After we had walked down the main, busy street and emerged onto Beirut city streets on the other side, a large man on a small scooter stopped and asked us if we needed any help. "No," I quickly answered, already walking away before he introduced himself as an officer in the Lebanese army. "Be careful here," he said, a stern look in his eye, "it's not a safe area." We nodded to show him that we knew this, and he asked if we needed anything further. Ivy asked him where the Shatila camp was, since we had just walked through Sabra. He pointed us in the direction, and we thanked him as he drove off. Walking down the street to the adjoining Shatila camp, people nodded to us as we slunk by, some greeting us with a cheerful "Marhaba," others with a solmen "Salaamu Alaikum." As we approached the left turn which the soldier had indicated we should take, I looked up the street with trepidation. It was a narrow, back-alley kind of street which wound its way back into the camp. Before I could turn around to ask Ivy if she thought we should take this street, she was already ahead of me, her head dissapearing into the shadows of the small street. Somewhat apprehensively, I followed her.
On the other side, we encountered a small man who stopped us with a smile, and asked us where we were from in Arabic. "Amriki" we answered, indicated we were from the United States. The man had an ID badge, and seemed to be better dressed than the other men with whom he was conversing over coffee and sheesha, leading me to wonder if he was Palestinian. "Enta Filistiny?" I asked. He shook his head no, informing us that he worked with a Lebanese political party, and was there to help out with the work at the camp. We nodded our heads in approval as he stood up from his coffee, nodded to his companion, and motioned us to follow him. "Don't walk this far back," he said, "you could have problems; someone might rob you or hurt you," he said with caution. "Walk back up this way, and stay in the front of the camp," he pointed down another narrow street which we were to follow. Already jittery and nervous, none of this did anything to relax me.

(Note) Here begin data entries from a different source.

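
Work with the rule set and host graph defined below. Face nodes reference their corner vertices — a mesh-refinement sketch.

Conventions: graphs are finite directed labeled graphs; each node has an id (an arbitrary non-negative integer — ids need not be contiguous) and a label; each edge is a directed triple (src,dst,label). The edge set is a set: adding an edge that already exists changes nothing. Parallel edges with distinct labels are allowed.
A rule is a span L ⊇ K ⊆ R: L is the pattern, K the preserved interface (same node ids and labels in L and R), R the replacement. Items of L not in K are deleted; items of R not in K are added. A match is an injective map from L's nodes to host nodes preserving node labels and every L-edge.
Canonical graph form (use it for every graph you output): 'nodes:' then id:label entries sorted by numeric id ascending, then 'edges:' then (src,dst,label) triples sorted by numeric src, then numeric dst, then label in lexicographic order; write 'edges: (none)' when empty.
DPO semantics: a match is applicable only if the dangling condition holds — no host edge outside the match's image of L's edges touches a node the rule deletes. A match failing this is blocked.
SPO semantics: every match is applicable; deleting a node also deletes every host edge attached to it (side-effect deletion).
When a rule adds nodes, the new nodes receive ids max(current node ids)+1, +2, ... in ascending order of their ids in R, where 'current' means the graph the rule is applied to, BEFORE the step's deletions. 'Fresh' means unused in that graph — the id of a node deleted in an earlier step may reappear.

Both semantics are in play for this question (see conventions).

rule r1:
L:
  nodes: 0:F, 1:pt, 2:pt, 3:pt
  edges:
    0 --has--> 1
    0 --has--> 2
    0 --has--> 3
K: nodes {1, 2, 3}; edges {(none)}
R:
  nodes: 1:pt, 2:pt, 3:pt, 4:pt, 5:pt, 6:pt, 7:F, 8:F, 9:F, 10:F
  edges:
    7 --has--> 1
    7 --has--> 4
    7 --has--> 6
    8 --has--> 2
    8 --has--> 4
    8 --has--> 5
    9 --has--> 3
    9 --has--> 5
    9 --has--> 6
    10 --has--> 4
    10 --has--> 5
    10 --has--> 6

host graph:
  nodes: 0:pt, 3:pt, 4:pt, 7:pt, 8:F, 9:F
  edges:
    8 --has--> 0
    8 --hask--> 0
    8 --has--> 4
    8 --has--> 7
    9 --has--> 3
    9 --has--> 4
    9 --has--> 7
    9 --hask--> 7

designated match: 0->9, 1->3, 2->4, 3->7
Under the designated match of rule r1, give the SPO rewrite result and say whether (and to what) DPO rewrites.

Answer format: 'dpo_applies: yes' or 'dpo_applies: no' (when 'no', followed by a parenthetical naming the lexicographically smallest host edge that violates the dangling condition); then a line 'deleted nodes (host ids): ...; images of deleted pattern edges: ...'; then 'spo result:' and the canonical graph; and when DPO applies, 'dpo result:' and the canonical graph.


dpo_applies: no
(the rule deletes node 9, which keeps host edge (9,7,hask) outside the match image — the dangling condition fails, DPO blocks; SPO proceeds and side-deletes such edges)
deleted nodes (host ids): 9; images of deleted pattern edges: (9,3,has); (9,4,has); (9,7,has)
spo result:
nodes: 0:pt, 3:pt, 4:pt, 7:pt, 8:F, 10:pt, 11:pt, 12:pt, 13:F, 14:F, 15:F, 16:F
edges: (8,0,has); (8,0,hask); (8,4,has); (8,7,has); (13,3,has); (13,10,has); (13,12,has); (14,4,has); (14,10,has); (14,11,has); (15,7,has); (15,11,has); (15,12,has); (16,10,has); (16,11,has); (16,12,has)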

Soon, we had made it back on to the main road from which we entered and I began to recognize my surroundings as we made our way out of the camp, back toward the city of Beirut, back toward the real world, the world I knew where I could think and breathe. I needed oxygen, I needed to think; I felt confused, angry, and more than a little frightened. I felt ashamed to be an American, embarrassed to be so wealthy. I felt that I was somehow responsible for all this, and that I somehow could and must make it right.
As we emerged from the camp and hailed a cab, I began to feel guilty that I had been so afraid. Perhaps I was merely afraid to face the wicked reality of the world and the awful position of so many in it, perhaps the hostility had been all in my mind (not that I could blame the residents of Sabra and Chatila camps if it was not). I turned to Ivy, and hugged her silently as I looked back at the camp from the streets of Beirut before climbing into the cab.